Отношение Москвы к повстанцам менялось постепенно. На первом этапе, летом 1944 г. — весной 1945 г., когда большая часть оккупированных Германией территорий была уже освобождена, а Красная Армия ушла дальше на Запад, Москва не стала осмысливать ситуацию в Прибалтике, Кремль больше интересовали победоносное окончание войны и послевоенное устройство мира. Новые порядки на бывших оккупированных рейхом территориях вызывали раздражение у жителей. Действия властей не учитывали местной специфики, были стандартны: восстановление органов власти, подсчет ущерба, возвращение беженцев и т. д. Частью этого общего плана была «зачистка» освобожденных районов от остатков немецких воинских частей, диверсионных групп, а также репрессии в отношении бывших полицейских, охранников и других лиц, сотрудничавших с немцами. Решение этой задачи проходило по ведомству НКВД и НКГБ.
Перед освобождением Прибалтики руководство НКГБ СССР сочло необходимым уточнить механизм репрессий против местных коллаборационистов. Это было сделано в директиве об организации агентурно-оперативной работы на освобожденной территории прибалтийских республик, подписанной наркомом госбезопасности СССР В. Меркуловым 3 марта 1944 г.

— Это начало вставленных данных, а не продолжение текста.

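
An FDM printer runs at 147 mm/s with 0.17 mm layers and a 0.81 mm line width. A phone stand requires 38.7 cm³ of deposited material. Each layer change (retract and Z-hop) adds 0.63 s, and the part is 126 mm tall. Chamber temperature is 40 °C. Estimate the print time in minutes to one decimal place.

Extrusion cross-section: 0.17 × 0.81 → 0.1377 mm².
Total extruded path = 38700/0.1377 = 281045.8 mm.
Time extruding: 281045.8 / 147 → 1911.9 s.
Layer count = ceil(126 / 0.17) = 742.
Z-hop total: 742 × 0.63 → 467.46 s.
Altogether 1911.9 + 467.46 = 2379.36 s, i.e. 39.7 minutes.

39.7 minutes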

Этот документ, характеризующий видение советского руководства ситуации в Прибалтике, имеет смысл процитировать подробно:
«В целях правильной организации оперативно-чекистской работы при очистке освобождаемой территории Прибалтийских советских республик от вражеских агентов, ставленников и пособников немецко-фашистских захватчиков предлагаем руководствоваться следующим:
1. Немедленному аресту подлежат:
1) личный состав и агентура действовавших в Прибалтике разведывательных и контрразведывательных органов немцев: «Абверштелл-Остланд» в Риге, «Абвернебенштелле» — Таллин, так называемое «Бюро Целлариуса», морской и воздушной разведок (реферат «Марине» и «Люфт»); разведывательных и диверсионных школ в Лейтсе, Кейла-Юа, Мыза-Кумна, Вихула и др.;
2) командный, руководящий и оперативный состав созданных немцами полицейских батальонов, «полиции самоуправления» и полицейских школ;
3) руководящий состав тюрем, концентрационных лагерей, лагерей для советских военнопленных и лица, выполнявшие в них полицейские функции;
4) военные коменданты уездов, волостей и сельских общин;
5) прокуроры, следователи и члены военных судов, верховного трибунала, апелляционных плат, окружных судов;
6) руководящий состав рейхскомиссариата и созданных немцами органов центрального самоуправления: директора департаментов, основные референты и члены «Совета сельского хозяйства»;
7) руководители областных, окружных, уездных дум и управ, уполномоченные советников центрального самоуправления;
8) волостные, общинные начальники, бургомистры, активно содействовавшие немецким властям;
9) руководители крупных хозяйственных и административных организаций, созданных немцами («Ост-Банк», «Хозяйственная камера», «Викадо» и т. п.);
10) руководители центрального аппарата созданных немцами профсоюзов и бирж труда;
11) члены уездных (и выше) комитетов созданных немцами различных организаций по оказанию содействия оккупационным властям: «Союз взаимной помощи», «Союз трезвенников», «Спортивный совет физкультуры», «Союз юных крестьян», члены комитетов по оказанию помощи «солдатам, находящимся на восточном фронте, и семьям сосланных в Сибирь»;
12) редакторы газет, журналов и авторы антисоветских статей, опубликованных в печатных органах оккупационных властей;
13) организаторы, экскурсоводы и «активисты-агитаторы» различных антисоветских передвижных выставок и стендов;
14) руководящий состав и активные участники антисоветских националистических организаций: «Железный волк», «Вольдемаросовцы», «Вабс», «Тевияс-Сарге», «Перконкруст», «Шаулю-Саюнга», «Кайтселиит», «Айзсарги», отряды «самоохраны», «Единый фронт активистов», «Литовская национал-социалистическая партия», «Гитлер-Югенд», «Омакайтсе», «Таутининки», «Измаалит», «Крестьянский союз», «Партия центра», «Ляудининки», «Нео-Литуания», «Литува» и др.;
15) участники банд, организованных немцами в первые дни войны, проводившие боевые действия в тылу Красной Армии («Зеленые братья», «Батальон Эрна II», «Лесные братья» и др.);
16) члены немецких националистических организаций («Культурфербанд», «Маншафт», «Крафт-дурх-фрейде» и др.), а также немцы, записавшиеся в период репатриации на выезд в Германию, но впоследствии отказавшиеся выехать;
17) руководящий и административный аппарат созданных немцами еврейских гетто;
18) командный состав «Русской освободительной армии» (РОА), «Русских отрядов СС» и других формирований, созданных немцами из числа военнопленных;
19) офицеры (от командира взвода и выше) созданных немцами национальных прибалтийский частей, предназначенных для борьбы с Красной Армией»{631}.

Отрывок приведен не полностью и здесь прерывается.